R ergm - specifying nodematch effect on two attributes

437 Views Asked by At

I am currently working on social network data with R ergm package. I want to estimate the conditional probability of a tie who is homophilic on two different variables, but depending on how I specify the model the results are slightly different.

In the first case, I put two nodematch terms in my model, one for each variable that interest me, and I find the conditional log-odd of a doubly-homophilic tie by summing the 3 coefficients of my model (the "edge" terms and the two nodematch terms).

In the second case, I directly specify only one nodematch term, for ties homophilic on both variables.

And the results I get, though close, are still different, while in both cases I should get the log-odd of a tie occurring between individuals sharing both these attributes.

Here is an example from the Sampson data:

# Load the data :

library(statnet)

data(sampson)

#First model: I specify two nodematch terms, one for 'cloisterville' and one for 'group'.

m1 <- ergm(samplike ~ edges + nodematch('cloisterville') + nodematch('group'))

#Second model: this time, I have only one term asking for a `nodematch` on both terms at the same time.

m2 <- ergm(samplike ~ edges + nodematch(c('cloisterville','group')))

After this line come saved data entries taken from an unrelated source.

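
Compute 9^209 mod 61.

Square-and-reduce mod 61: 9^1≡9, 9^2≡20, 9^4≡34, 9^8≡58, 9^16≡9, 9^32≡20, 9^64≡34, 9^128≡58.
209 = 1 + 16 + 64 + 128, so 9^209 ≡ 9·9·34·58 ≡ 34 (mod 61).

34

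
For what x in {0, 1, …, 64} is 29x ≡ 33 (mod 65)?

The inverse of 29 mod 65 is 9 (since 29·9 = 261 ≡ 1).
So x ≡ 9·33 = 297 ≡ 37 (mod 65).
Check: 29·37 = 1073 = 16·65 + 33.

37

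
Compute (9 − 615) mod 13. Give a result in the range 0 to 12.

5

615 − 47·13 = 4, so 615 ≡ 4 (mod 13).
(9 − 4) mod 13 = 5.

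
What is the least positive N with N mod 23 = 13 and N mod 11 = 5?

82

x ≡ 5 (mod 11) gives x ∈ {5, 16, 27, 38, 49, 60, 71, 82}.
The first of these with x mod 23 = 13 is 82.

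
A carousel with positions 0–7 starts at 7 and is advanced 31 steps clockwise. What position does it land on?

6

Dividing 31 by 8 gives quotient 3 and remainder 7.
(7 + 7) mod 8 = 6.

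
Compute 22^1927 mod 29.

9

By repeated squaring mod 29: 22^1≡22, 22^2≡20, 22^4≡23, 22^8≡7, 22^16≡20, 22^32≡23, 22^64≡7, 22^128≡20, 22^256≡23, 22^512≡7, 22^1024≡20.
Since 1927 = 1 + 2 + 4 + 128 + 256 + 512 + 1024 in binary, 22^1927 ≡ 22·20·23·20·23·7·20 ≡ 9 (mod 29).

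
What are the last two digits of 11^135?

51

Square-and-reduce mod 100: 11^1≡11, 11^2≡21, 11^4≡41, 11^8≡81, 11^16≡61, 11^32≡21, 11^64≡41, 11^128≡81.
Since 135 = 1 + 2 + 4 + 128 in binary, 11^135 ≡ 11·21·41·81 ≡ 51 (mod 100).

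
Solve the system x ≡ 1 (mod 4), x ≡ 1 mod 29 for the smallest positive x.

Since 29·1 ≡ 1 (mod 4), take x = 1 + 29·((1−1)·1 mod 4) = 1 + 29·0 = 1.
Check: 1 mod 4 = 1, 1 mod 29 = 1.

1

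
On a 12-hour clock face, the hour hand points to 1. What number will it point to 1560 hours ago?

1

Dividing 1560 by 12 gives quotient 130 and remainder 0.
1 − 0 → 1 on a 12-hour dial.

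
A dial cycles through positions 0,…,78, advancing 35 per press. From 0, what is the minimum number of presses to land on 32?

The inverse of 35 mod 79 is 70 (since 35·70 = 2450 ≡ 1).
Multiplying both sides by 70: x ≡ 70·32 = 2240 ≡ 28 (mod 79).

28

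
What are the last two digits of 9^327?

69

By repeated squaring mod 100: 9^1≡9, 9^2≡81, 9^4≡61, 9^8≡21, 9^16≡41, 9^32≡81, 9^64≡61, 9^128≡21, 9^256≡41.
327 = 1 + 2 + 4 + 64 + 256, so 9^327 ≡ 9·81·61·61·41 ≡ 69 (mod 100).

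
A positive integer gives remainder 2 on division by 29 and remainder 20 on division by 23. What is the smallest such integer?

89

x ≡ 20 (mod 23) gives x ∈ {20, 43, 66, 89}.
The first of these with x mod 29 = 2 is 89.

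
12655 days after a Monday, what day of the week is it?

Dividing 12655 by 7 gives quotient 1807 and remainder 6.
Monday + 6 days → Sunday.

Sunday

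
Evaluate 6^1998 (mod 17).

Square-and-reduce mod 17: 6^1≡6, 6^2≡2, 6^4≡4, 6^8≡16, 6^16≡1, 6^32≡1, 6^64≡1, 6^128≡1, 6^256≡1, 6^512≡1, 6^1024≡1.
Since 1998 = 2 + 4 + 8 + 64 + 128 + 256 + 512 + 1024 in binary, 6^1998 ≡ 2·4·16·1·1·1·1·1 ≡ 9 (mod 17).

9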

#Here is the output of both models:

summary(m1)

summary(m2)

So according to the first model, conditional log-odd of a homophilic tie on both variables should be:

-2.250 + 0.586 + 2.389

That is, 0.725

However, according to the second model, the log-odd of this same doubly homophilic tie should be:

-1.856 + 2.659

That is, 0.803

Corresponding probabilities are 0.6737071 and 0.6906158

Do you know why the results are different in both cases, whereas it should give the same conditional probability of the same kind of tie?

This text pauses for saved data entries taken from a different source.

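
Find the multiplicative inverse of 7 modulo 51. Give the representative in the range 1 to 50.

22

7·22 = 154 = 3·51 + 1, so 7⁻¹ ≡ 22 (mod 51).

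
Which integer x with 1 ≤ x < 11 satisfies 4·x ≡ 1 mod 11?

11 = 2·4 + 3
4 = 1·3 + 1
3 = 3·1 + 0
Back-substituting gives 4·3 ≡ 1 (mod 11).

3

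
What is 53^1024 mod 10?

1

Powers of 3 mod 10 repeat with period 4: 3, 9, 7, 1.
1024 mod 4 = 0, so the last digit matches 3^4 = 1.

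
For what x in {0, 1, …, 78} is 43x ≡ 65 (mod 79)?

The inverse of 43 mod 79 is 68 (since 43·68 = 2924 ≡ 1).
So x ≡ 68·65 = 4420 ≡ 75 (mod 79).

75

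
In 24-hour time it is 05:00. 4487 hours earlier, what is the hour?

6

4487 = 186·24 + 23, so 4487 mod 24 = 23.
(5 − 23) mod 24 = 6.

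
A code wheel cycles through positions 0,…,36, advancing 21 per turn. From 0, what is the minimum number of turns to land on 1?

The inverse of 21 mod 37 is 30 (since 21·30 = 630 ≡ 1).
So x ≡ 30·1 = 30 ≡ 30 (mod 37).
Check: 21·30 = 630 = 17·37 + 1.

30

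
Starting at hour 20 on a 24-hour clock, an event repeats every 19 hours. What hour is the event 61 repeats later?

61·19 = 1159.
Dividing 1159 by 24 gives quotient 48 and remainder 7.
(20 + 7) mod 24 = 3.

3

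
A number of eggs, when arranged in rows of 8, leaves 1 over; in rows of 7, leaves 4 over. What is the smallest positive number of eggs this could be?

25

Since 7·7 ≡ 1 (mod 8), take x = 4 + 7·((1−4)·7 mod 8) = 4 + 7·3 = 25.
Check: 25 mod 8 = 1, 25 mod 7 = 4.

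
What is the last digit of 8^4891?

The units digit of 8^n cycles with period 4: 8, 4, 2, 6, …
4891 leaves remainder 3 on division by 4, so 8^4891 ends in 2.

2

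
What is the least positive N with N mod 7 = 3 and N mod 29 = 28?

115

x ≡ 3 (mod 7) gives x ∈ {3, 10, 17, 24, 31, 38, 45, 52, …}.
The first of these with x mod 29 = 28 is 115.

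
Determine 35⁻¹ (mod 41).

34

41 = 1·35 + 6
35 = 5·6 + 5
6 = 1·5 + 1
5 = 5·1 + 0
Back-substituting gives 35·34 ≡ 1 (mod 41).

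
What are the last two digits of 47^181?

47

Successive squares of 47 mod 100: 47^1≡47, 47^2≡9, 47^4≡81, 47^8≡61, 47^16≡21, 47^32≡41, 47^64≡81, 47^128≡61.
181 = 1 + 4 + 16 + 32 + 128, so 47^181 ≡ 47·81·21·41·61 ≡ 47 (mod 100).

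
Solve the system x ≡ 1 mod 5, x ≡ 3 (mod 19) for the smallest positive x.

41

Since 19·4 ≡ 1 (mod 5), take x = 3 + 19·((1−3)·4 mod 5) = 3 + 19·2 = 41.
Check: 41 mod 5 = 1, 41 mod 19 = 3.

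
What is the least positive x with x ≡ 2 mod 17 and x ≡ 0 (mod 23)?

Since 23·3 ≡ 1 (mod 17), take x = 0 + 23·((2−0)·3 mod 17) = 0 + 23·6 = 138.
Check: 138 mod 17 = 2, 138 mod 23 = 0.

138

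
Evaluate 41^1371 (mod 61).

By repeated squaring mod 61: 41^1≡41, 41^2≡34, 41^4≡58, 41^8≡9, 41^16≡20, 41^32≡34, 41^64≡58, 41^128≡9, 41^256≡20, 41^512≡34, 41^1024≡58.
1371 = 1 + 2 + 8 + 16 + 64 + 256 + 1024, so 41^1371 ≡ 41·34·9·20·58·20·58 ≡ 41 (mod 61).

41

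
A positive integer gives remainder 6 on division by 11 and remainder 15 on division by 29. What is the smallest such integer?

x ≡ 6 (mod 11) gives x ∈ {6, 17, 28, 39, 50, 61, 72, 83, …}.
The first of these with x mod 29 = 15 is 160.

160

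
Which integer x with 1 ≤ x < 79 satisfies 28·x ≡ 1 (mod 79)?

48

79 = 2·28 + 23
28 = 1·23 + 5
23 = 4·5 + 3
5 = 1·3 + 2
3 = 1·2 + 1
2 = 2·1 + 0
Back-substituting gives 28·48 ≡ 1 (mod 79).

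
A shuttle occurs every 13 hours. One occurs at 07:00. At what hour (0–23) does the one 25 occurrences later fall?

25·13 = 325.
325 − 13·24 = 13, so 325 ≡ 13 (mod 24).
(7 + 13) mod 24 = 20.

20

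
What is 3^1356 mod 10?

1

Powers of 3 mod 10 repeat with period 4: 3, 9, 7, 1.
1356 mod 4 = 0, so the last digit matches 3^4 = 1.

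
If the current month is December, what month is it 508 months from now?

508 = 42·12 + 4, so 508 mod 12 = 4.
December + 4 months → April.

April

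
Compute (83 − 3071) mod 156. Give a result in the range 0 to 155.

132

3071 − 19·156 = 107, so 3071 ≡ 107 (mod 156).
(83 − 107) mod 156 = 132.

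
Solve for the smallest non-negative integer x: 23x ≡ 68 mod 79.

The inverse of 23 mod 79 is 55 (since 23·55 = 1265 ≡ 1).
So x ≡ 55·68 = 3740 ≡ 27 (mod 79).
Check: 23·27 = 621 = 7·79 + 68.

27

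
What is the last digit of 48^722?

4

Powers of 8 mod 10 repeat with period 4: 8, 4, 2, 6.
722 mod 4 = 2, so the last digit matches 8^2 = 4.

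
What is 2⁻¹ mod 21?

21 = 10·2 + 1
2 = 2·1 + 0
Back-substituting gives 2·11 ≡ 1 (mod 21).

11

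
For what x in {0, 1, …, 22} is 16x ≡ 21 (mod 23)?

16⁻¹ ≡ 13 (mod 23) because 16·13 = 208 = 9·23 + 1.
Multiplying both sides by 13: x ≡ 13·21 = 273 ≡ 20 (mod 23).
Check: 16·20 = 320 = 13·23 + 21.

20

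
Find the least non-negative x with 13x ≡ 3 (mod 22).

7

13⁻¹ ≡ 17 (mod 22) because 13·17 = 221 = 10·22 + 1.
So x ≡ 17·3 = 51 ≡ 7 (mod 22).
Check: 13·7 = 91 = 4·22 + 3.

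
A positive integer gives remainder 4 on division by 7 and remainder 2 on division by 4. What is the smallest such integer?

18

x ≡ 2 (mod 4) gives x ∈ {2, 6, 10, 14, 18}.
The first of these with x mod 7 = 4 is 18.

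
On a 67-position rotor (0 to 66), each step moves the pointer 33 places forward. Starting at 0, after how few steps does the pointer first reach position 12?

33⁻¹ ≡ 65 (mod 67) because 33·65 = 2145 = 32·67 + 1.
So x ≡ 65·12 = 780 ≡ 43 (mod 67).

43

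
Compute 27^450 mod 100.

By repeated squaring mod 100: 27^1≡27, 27^2≡29, 27^4≡41, 27^8≡81, 27^16≡61, 27^32≡21, 27^64≡41, 27^128≡81, 27^256≡61.
450 = 2 + 64 + 128 + 256, so 27^450 ≡ 29·41·81·61 ≡ 49 (mod 100).

49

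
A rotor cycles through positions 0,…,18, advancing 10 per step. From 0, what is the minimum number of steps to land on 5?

The inverse of 10 mod 19 is 2 (since 10·2 = 20 ≡ 1).
Multiplying both sides by 2: x ≡ 2·5 = 10 ≡ 10 (mod 19).

10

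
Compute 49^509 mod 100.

By repeated squaring mod 100: 49^1≡49, 49^2≡1, 49^4≡1, 49^8≡1, 49^16≡1, 49^32≡1, 49^64≡1, 49^128≡1, 49^256≡1.
509 = 1 + 4 + 8 + 16 + 32 + 64 + 128 + 256, so 49^509 ≡ 49·1·1·1·1·1·1·1 ≡ 49 (mod 100).

49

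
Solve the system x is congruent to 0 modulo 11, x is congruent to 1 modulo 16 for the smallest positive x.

x ≡ 0 (mod 11) gives x ∈ {0, 11, 22, 33}.
The first of these with x mod 16 = 1 is 33.

33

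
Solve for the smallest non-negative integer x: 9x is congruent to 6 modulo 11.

The inverse of 9 mod 11 is 5 (since 9·5 = 45 ≡ 1).
Multiplying both sides by 5: x ≡ 5·6 = 30 ≡ 8 (mod 11).
Check: 9·8 = 72 = 6·11 + 6.

8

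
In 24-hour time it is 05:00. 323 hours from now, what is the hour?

Dividing 323 by 24 gives quotient 13 and remainder 11.
(5 + 11) mod 24 = 16.

16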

Thank you so much for your help,

Kind regards

Timothée

1

There are 1 best solutions below

0
paqmo On

We should not expect the same results, since the models are evaluating two different things. In essence, model 1 is evaluating homophily on cloisterville or on group, while model 2 is evaluating homophily on both cloisterville and group.

To be more precise, the first model tests homophily on group, net the tendency toward homophily on cloisterville, and vice versa. The second model looks at whether there is a tendency toward homophily on both attributes at the same time. Do monks form ties within groups and based on their location in the cloisters?

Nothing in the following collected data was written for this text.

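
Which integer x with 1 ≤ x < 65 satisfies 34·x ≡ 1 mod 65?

65 = 1·34 + 31
34 = 1·31 + 3
31 = 10·3 + 1
3 = 3·1 + 0
Back-substituting gives 34·44 ≡ 1 (mod 65).

44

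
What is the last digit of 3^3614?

Last digits of 3^n: 3, 9, 7, 1 (period 4).
3614 mod 4 = 2, so the last digit matches 3^2 = 9.

9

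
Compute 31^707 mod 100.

11

Successive squares of 31 mod 100: 31^1≡31, 31^2≡61, 31^4≡21, 31^8≡41, 31^16≡81, 31^32≡61, 31^64≡21, 31^128≡41, 31^256≡81, 31^512≡61.
Since 707 = 1 + 2 + 64 + 128 + 512 in binary, 31^707 ≡ 31·61·21·41·61 ≡ 11 (mod 100).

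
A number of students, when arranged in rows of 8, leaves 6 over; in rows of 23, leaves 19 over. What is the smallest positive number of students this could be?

x ≡ 6 (mod 8) gives x ∈ {6, 14, 22, 30, 38, 46, 54, 62, …}.
The first of these with x mod 23 = 19 is 134.

134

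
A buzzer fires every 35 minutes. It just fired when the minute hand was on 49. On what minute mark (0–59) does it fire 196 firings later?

9

196·35 = 6860.
6860 − 114·60 = 20, so 6860 ≡ 20 (mod 60).
(49 + 20) mod 60 = 9.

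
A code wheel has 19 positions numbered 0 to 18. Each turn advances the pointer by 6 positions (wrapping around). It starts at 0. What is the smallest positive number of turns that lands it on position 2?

The inverse of 6 mod 19 is 16 (since 6·16 = 96 ≡ 1).
So x ≡ 16·2 = 32 ≡ 13 (mod 19).

13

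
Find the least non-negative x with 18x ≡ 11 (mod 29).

28

18⁻¹ ≡ 21 (mod 29) because 18·21 = 378 = 13·29 + 1.
Multiplying both sides by 21: x ≡ 21·11 = 231 ≡ 28 (mod 29).
Check: 18·28 = 504 = 17·29 + 11.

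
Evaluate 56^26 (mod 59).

35

Square-and-reduce mod 59: 56^1≡56, 56^2≡9, 56^4≡22, 56^8≡12, 56^16≡26.
Since 26 = 2 + 8 + 16 in binary, 56^26 ≡ 9·12·26 ≡ 35 (mod 59).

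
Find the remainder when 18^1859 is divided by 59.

Successive squares of 18 mod 59: 18^1≡18, 18^2≡29, 18^4≡15, 18^8≡48, 18^16≡3, 18^32≡9, 18^64≡22, 18^128≡12, 18^256≡26, 18^512≡27, 18^1024≡21.
Since 1859 = 1 + 2 + 64 + 256 + 512 + 1024 in binary, 18^1859 ≡ 18·29·22·26·27·21 ≡ 50 (mod 59).

50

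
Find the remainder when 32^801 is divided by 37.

31

By repeated squaring mod 37: 32^1≡32, 32^2≡25, 32^4≡33, 32^8≡16, 32^16≡34, 32^32≡9, 32^64≡7, 32^128≡12, 32^256≡33, 32^512≡16.
Since 801 = 1 + 32 + 256 + 512 in binary, 32^801 ≡ 32·9·33·16 ≡ 31 (mod 37).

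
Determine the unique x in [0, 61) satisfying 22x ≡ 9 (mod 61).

22⁻¹ ≡ 25 (mod 61) because 22·25 = 550 = 9·61 + 1.
Multiplying both sides by 25: x ≡ 25·9 = 225 ≡ 42 (mod 61).

42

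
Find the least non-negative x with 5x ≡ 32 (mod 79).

5⁻¹ ≡ 16 (mod 79) because 5·16 = 80 = 1·79 + 1.
So x ≡ 16·32 = 512 ≡ 38 (mod 79).
Check: 5·38 = 190 = 2·79 + 32.

38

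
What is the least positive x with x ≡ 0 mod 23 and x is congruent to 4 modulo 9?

x ≡ 4 (mod 9) gives x ∈ {4, 13, 22, 31, 40, 49, 58, 67, …}.
The first of these with x mod 23 = 0 is 184.

184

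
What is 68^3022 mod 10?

Powers of 8 mod 10 repeat with period 4: 8, 4, 2, 6.
3022 leaves remainder 2 on division by 4, so 68^3022 ends in 4.

4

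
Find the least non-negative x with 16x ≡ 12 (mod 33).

16⁻¹ ≡ 31 (mod 33) because 16·31 = 496 = 15·33 + 1.
So x ≡ 31·12 = 372 ≡ 9 (mod 33).
Check: 16·9 = 144 = 4·33 + 12.

9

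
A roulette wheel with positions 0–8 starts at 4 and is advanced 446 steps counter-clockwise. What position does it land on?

Dividing 446 by 9 gives quotient 49 and remainder 5.
(4 − 5) mod 9 = 8.

8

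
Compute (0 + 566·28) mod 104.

566·28 = 15848.
15848 mod 104 = 40 (since 152·104 = 15808).
(0 + 40) mod 104 = 40.

40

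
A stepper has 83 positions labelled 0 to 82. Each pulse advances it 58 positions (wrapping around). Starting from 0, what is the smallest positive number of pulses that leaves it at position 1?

73

83 = 1·58 + 25
58 = 2·25 + 8
25 = 3·8 + 1
8 = 8·1 + 0
Back-substituting gives 58·73 ≡ 1 (mod 83).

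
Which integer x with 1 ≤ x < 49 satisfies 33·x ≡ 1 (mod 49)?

3

33·3 = 99 = 2·49 + 1, so 33⁻¹ ≡ 3 (mod 49).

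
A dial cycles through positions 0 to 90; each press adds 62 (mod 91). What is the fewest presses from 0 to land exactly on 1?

69

62·69 = 4278 = 47·91 + 1, so 62⁻¹ ≡ 69 (mod 91).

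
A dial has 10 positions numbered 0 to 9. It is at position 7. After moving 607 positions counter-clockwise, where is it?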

See the note in ?ergm.terms for nodematch:

(When multiple names are given, the statistic counts only those on which all the named attributes match.)

This is easy to see visually:

enter image description here

The colors are groups. Squares means cloisterville==TRUE and triangles means cloisterville==FALSE. The term nodematch(c('cloisterville','group')) counts only those edges where colors and shapes match!